Intensive Care Unit, Turku University Hospital, Turku, Finland.
Acta Anaesthesiol Scand. 2017 Oct;61(9):1215-1231. doi: 10.1111/aas.12960. Epub 2017 Aug 22.
Assessing advanced life support (ALS) competence requires validated instruments. Existing instruments include aspects of technical skills (TS), non-technical skills (NTS) or both, but one instrument for detailed assessment that suits all resuscitation situations is lacking. This study aimed to develop an instrument for the evaluation of the overall ALS performance of the whole team.
This instrument development study had four phases. First, we reviewed literature and resuscitation guidelines to explore items to include in the instrument. Thereafter, we interviewed resuscitation team professionals (n = 66), using the critical incident technique, to determine possible additional aspects associated with the performance of ALS. Second, we developed an instrument based on the findings.
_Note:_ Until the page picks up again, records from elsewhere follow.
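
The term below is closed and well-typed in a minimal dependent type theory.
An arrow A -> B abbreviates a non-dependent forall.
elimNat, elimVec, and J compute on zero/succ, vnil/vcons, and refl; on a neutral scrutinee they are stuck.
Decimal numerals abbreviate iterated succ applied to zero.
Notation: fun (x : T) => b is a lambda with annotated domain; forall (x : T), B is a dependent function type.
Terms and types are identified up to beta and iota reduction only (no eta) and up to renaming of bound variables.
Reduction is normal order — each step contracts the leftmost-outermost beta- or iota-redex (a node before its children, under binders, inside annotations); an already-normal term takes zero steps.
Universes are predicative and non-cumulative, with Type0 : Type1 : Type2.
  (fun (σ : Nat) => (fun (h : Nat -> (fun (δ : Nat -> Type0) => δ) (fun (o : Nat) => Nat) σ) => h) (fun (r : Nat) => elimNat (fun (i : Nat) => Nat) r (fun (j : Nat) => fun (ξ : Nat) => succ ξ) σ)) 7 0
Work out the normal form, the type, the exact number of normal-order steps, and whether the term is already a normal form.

reduced normal form:
  7
type:
  Nat
normal-order step count: 25
already normal: no
first contracted redex: a beta-redex


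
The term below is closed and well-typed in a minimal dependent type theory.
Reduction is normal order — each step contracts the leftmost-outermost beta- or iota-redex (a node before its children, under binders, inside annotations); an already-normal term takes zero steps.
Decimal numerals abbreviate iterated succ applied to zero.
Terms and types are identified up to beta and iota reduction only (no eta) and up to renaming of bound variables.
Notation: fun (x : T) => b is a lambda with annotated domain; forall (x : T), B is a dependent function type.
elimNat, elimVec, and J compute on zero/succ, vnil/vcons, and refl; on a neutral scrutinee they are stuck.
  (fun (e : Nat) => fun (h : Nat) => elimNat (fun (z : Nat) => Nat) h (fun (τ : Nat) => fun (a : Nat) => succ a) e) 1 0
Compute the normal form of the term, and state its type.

reduced normal form:
  1
type:
  Nat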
Third, we used an expert panel (n = 20) to assess the validity of the developed instrument. Finally, we revised the instrument based on the experts' comments and tested it with six experts who evaluated 22 video recorded resuscitations.
The final version of the developed instrument had 69 items divided into adherence to guidelines (28 items), clinical decision-making (5 items), workload management (12 items), team behaviour (8 items), information management (6 items), patient integrity and consideration of laymen (4 items) and work routines (6 items). The Cronbach's α values were good, and strong correlations between the overall performance and the instrument were observed.
The instrument may be useful for detailed assessment of the team's overall performance, but the numerous items make the use demanding. The instrument is still under development, and more research is needed to determine its psychometric properties.
评估高级生命支持(ALS)能力需要经过验证的工具。现有工具包括技术技能(TS)、非技术技能(NTS)或两者兼具的方面,但缺乏一种适用于所有复苏情况的详细评估工具。本研究旨在开发一种评估整个团队总体ALS表现的工具。
本工具开发研究分为四个阶段。首先,我们回顾了文献和复苏指南,以探索工具中应包含的项目。此后,我们采用关键事件技术对复苏团队专业人员(n = 66)进行访谈,以确定与ALS表现相关的可能的其他方面。其次,我们根据研究结果开发了一种工具。第三,我们使用一个专家小组(n = 20)来评估所开发工具的有效性。最后,我们根据专家的意见对工具进行修订,并与六位评估了22次录像复苏的专家一起对其进行测试。
所开发工具的最终版本有69个项目,分为遵循指南(28项)、临床决策(5项)、工作量管理(12项)、团队行为(8项)、信息管理(6项)、患者完整性和对外行的考虑(4项)以及工作流程(6项)。克朗巴哈α值良好,且观察到总体表现与该工具之间有很强的相关性。
该工具可能有助于详细评估团队的总体表现,但众多项目使其使用要求较高。该工具仍在开发中,需要更多研究来确定其心理测量特性。